479

BELLATTY v. CURTIS et al.

District Court, D. Massachusetts.

February 14, 1890.

DEMURRAGE—LIABILITY OF CONSIGNEE—BILL OF LADING—STIPULATIONS.

Where the bill of lading does not provide for lay-days, nor stipulate as to the time of unloading, the consignees are not liable for demurrage because a cargo was not unloaded until 17 days after arrival, where it appears that the delay was caused by the vessel waiting her turn at the consignees' wharf according to the usage of the port, and that she was then unloaded with reasonable dispatch.

In Admiralty. Libel in personam for damages.

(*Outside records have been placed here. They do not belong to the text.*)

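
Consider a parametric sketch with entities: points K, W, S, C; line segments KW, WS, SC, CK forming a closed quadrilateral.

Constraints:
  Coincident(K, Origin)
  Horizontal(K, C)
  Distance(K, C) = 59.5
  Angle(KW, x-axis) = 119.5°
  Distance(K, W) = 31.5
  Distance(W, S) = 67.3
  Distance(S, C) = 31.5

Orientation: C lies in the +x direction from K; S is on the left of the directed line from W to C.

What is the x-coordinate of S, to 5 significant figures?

51.717

Checks: |WS| = 67.30 ✓; |SC| = 31.50 ✓.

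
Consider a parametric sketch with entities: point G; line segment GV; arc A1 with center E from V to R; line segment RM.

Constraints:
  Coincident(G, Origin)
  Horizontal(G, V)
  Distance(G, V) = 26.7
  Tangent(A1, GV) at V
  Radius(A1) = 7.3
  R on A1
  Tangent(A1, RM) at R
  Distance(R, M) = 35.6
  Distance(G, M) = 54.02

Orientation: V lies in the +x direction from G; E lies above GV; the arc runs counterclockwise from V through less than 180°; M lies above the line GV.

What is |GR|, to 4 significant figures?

34.84

G is at the origin; GV is horizontal with |GV| = 26.7 and V on the +x side, so V = (26.70, 0.000). A1 meets GV tangentially, so EV is at right angles to GV, so E = V + (0, 7.3) = (26.70, 7.300). Since ER ⟂ RM (tangency), |EM| = √(7.3² + 35.6²) = 36.34 regardless of where R sits on A1. So M lies on both circle(G, 54.02) and circle(E, 36.34); the above-GV intersection is M = (32.46, 43.18). R is the foot of the tangent from M: R = (33.99, 7.615).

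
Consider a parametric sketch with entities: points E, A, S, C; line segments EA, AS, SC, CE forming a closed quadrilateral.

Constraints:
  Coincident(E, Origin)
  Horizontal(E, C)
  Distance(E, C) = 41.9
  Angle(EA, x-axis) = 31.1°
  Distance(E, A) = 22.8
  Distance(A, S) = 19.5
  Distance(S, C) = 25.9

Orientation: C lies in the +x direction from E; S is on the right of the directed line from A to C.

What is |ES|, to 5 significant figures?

18.733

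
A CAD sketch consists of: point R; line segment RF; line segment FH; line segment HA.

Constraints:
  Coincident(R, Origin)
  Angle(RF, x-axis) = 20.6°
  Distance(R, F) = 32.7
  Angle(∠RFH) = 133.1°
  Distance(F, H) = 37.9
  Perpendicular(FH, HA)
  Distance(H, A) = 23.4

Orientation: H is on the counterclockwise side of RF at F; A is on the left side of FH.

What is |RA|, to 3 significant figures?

60.2

∠RFH = 133.1°, so FH runs at 20.6° + (180° − 133.1°) = 67.5° from the x-axis; with |FH| = 37.9, H = F + 37.9·(cos 67.5°, sin 67.5°) = (45.1, 46.5). FH ⟂ HA; with |HA| = 23.4 on the left of FH, A = H + 23.4·(-0.924, 0.383) = (23.5, 55.5). Then |RA| = |A − R| = 60.2.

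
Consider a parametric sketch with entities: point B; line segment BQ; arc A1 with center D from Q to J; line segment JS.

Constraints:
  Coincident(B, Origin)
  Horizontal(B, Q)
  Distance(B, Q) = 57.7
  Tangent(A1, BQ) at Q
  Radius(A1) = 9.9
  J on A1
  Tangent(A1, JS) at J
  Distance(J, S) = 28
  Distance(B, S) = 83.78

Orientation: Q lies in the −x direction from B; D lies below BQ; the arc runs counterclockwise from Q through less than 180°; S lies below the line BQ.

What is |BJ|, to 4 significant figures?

67.17

B is at the origin; B and Q share the same y with |BQ| = 57.7 and Q on the −x side, so Q = (-57.70, 0.000). A1 meets BQ tangentially, so DQ is at right angles to BQ, so D = Q + (0, -9.9) = (-57.70, -9.900). Since DJ ⟂ JS (tangency), |DS| = √(9.9² + 28.0²) = 29.70 regardless of where J sits on A1. So S lies on both circle(B, 83.78) and circle(D, 29.70); the below-BQ intersection is S = (-77.36, -32.16). J is the foot of the tangent from S: J = (-66.88, -6.194).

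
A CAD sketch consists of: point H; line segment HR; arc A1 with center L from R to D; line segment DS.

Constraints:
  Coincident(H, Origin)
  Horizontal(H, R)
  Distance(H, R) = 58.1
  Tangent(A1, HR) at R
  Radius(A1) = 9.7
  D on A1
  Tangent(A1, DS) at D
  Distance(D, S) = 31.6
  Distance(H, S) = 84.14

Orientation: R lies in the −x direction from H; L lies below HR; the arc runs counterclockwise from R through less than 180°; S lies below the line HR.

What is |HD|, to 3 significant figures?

67.9

Checks: |HR| = 58.10 ✓; |LD| = 9.700 ✓; ∠(LD, DS) = 90.00° ✓; |DS| = 31.60 ✓; |HS| = 84.14 ✓.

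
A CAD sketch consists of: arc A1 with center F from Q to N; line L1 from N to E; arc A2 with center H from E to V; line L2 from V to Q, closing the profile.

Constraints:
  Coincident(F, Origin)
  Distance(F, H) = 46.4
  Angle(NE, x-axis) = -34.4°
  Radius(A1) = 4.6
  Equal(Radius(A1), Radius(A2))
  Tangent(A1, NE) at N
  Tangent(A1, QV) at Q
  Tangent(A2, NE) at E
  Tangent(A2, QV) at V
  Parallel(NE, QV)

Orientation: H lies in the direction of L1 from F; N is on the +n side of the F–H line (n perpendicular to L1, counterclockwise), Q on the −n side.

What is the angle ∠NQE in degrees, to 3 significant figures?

78.8°

The slot axis is L1's direction at -34.4°, so u = (cos -34.4°, sin -34.4°) = (0.825, -0.565) and n = (−sin -34.4°, cos -34.4°) = (0.565, 0.825). F is at the origin and H lies 46.4 along u from F, so H = 46.4·u = (38.3, -26.2). Tangency of A1 to both parallel lines with radius 4.6 puts N and Q at F ± 4.6·n: N = (2.60, 3.80), Q = (-2.60, -3.80). Equal radii place E and V the same way about H: E = H + 4.6·n = (40.9, -22.4), V = H − 4.6·n = (35.7, -30.0). Then cos ∠NQE = QN·QE / (|QN||QE|), giving 78.8°.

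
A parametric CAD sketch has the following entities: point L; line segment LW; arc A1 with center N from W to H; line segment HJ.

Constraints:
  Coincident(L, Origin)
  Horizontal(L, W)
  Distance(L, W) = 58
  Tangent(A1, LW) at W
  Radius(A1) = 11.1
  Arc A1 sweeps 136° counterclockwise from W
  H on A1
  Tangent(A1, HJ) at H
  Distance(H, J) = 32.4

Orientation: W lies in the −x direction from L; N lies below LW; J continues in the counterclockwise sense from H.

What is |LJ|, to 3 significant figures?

59.4

L is at the origin; LW is horizontal with |LW| = 58.0 and W on the −x side, so W = (-58.0, 0.00). A1 meets LW tangentially, so NW is at right angles to LW, so N = W + (0, -11.1) = (-58.0, -11.1). On A1, W sits at bearing 90° from N; a 136° counterclockwise sweep puts H at bearing 226°, so H = N + 11.1·(cos 226°, sin 226°) = (-65.7, -19.1). A1 meets HJ tangentially, so NH is at right angles to HJ, so HJ runs along (−sin 226°, cos 226°); with |HJ| = 32.4, J = (-42.4, -41.6). Then |LJ| = |J − L| = 59.4.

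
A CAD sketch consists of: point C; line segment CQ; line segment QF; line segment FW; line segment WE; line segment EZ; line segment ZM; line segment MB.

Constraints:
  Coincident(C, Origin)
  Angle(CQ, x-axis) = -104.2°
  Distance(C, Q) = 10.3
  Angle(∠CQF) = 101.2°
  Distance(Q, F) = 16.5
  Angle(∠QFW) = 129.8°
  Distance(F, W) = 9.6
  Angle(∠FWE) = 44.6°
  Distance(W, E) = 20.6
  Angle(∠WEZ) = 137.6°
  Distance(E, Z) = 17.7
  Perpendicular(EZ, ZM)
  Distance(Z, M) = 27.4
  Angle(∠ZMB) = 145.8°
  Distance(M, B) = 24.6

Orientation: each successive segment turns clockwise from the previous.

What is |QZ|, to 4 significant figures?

12.44

C is at the origin; CQ runs at -104.2° with length 10.3, so Q = (-2.527, -9.985). ∠CQF = 101.2° gives QF at 177.0° from the x-axis; with |QF| = 16.5, F = (-19.00, -9.122). ∠QFW = 129.8° gives FW at 126.8° from the x-axis; with |FW| = 9.6, W = (-24.75, -1.435). ∠FWE = 44.6° gives WE at -8.600° from the x-axis; with |WE| = 20.6, E = (-4.386, -4.515). ∠WEZ = 137.6° gives EZ at -51.00° from the x-axis; with |EZ| = 17.7, Z = (6.753, -18.27). Then |QZ| = |Z − Q| = 12.44.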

E. P. Carver, for libelant.

C. T. Russell, Jr., for respondents.

NELSON, J. The respondents are lumber merchants, with a wharf in Boston, where it is customary for vessels, arriving with cargoes of lumber consigned to them, to be unloaded in turn in the order of their arrival, according to the usage of the port. The schooner City of Ellsworth, of which the libelant was master, arrived in Boston, July 10, 1888, with a cargo of lumber on board, consigned to the respondents. The next morning the master reported to the consignees, and, as their wharf was then fully occupied in unloading other vessels, which had arrived before the City of Ellsworth, he was told he must wait his turn. On the 24th a part of the cargo, consisting of laths on deck, was unloaded, and the vessel again hauled into the stream. On the 29th the rest of the cargo was discharged. Nineteen days elapsed from the time the master reported 480until she was finally discharged. The whole time spent in unloading was two days. The bill of lading contained no provision upon the subject of demurrage.

The claim of the libelant is that the discharge ought to have been begun immediately upon the arrival of the vessel, and, as 2 days were sufficient for discharging her, he is entitled to recover for 17 days' demurrage. This claim cannot be allowed. Where no lay-days are provided in the bill of lading or charter-party, and there is no express stipulation as to the time of unloading, the consignee is not liable for delays occurring without his fault. The only obligation resting on the consignee, under such circumstances, is to take the cargo in the usual and customary way, with reasonable diligence; and the burden of proof, in order to recover for demurrage, is upon the ship-owner to show that the consignee is chargeable with some negligence in unloading, or that he exceeded the customary period. The Hyperion's Cargo, 2 Low. 93, on appeal, Holmes, 290; Henley v. Ice Co., 8 Ben. 471, on appeal, 14 Blatchf. 522; Ridey v. A Cargo of iron Pipes, 40 Fed. Rep. 605. There is nothing in the case to show that the respondents were guilty of any negligence, or exceeded the customary period in unloading. The only complaint here is that the vessel was required to wait her turn at the wharf. It is conceded that she was then discharged with all reasonable dispatch. As the vessel was discharged in the usual way, and within a period sanctioned by the usage of the port, there is no ground for charging the respondents with demurrage for unreasonable detention. Libel dismissed, with costs.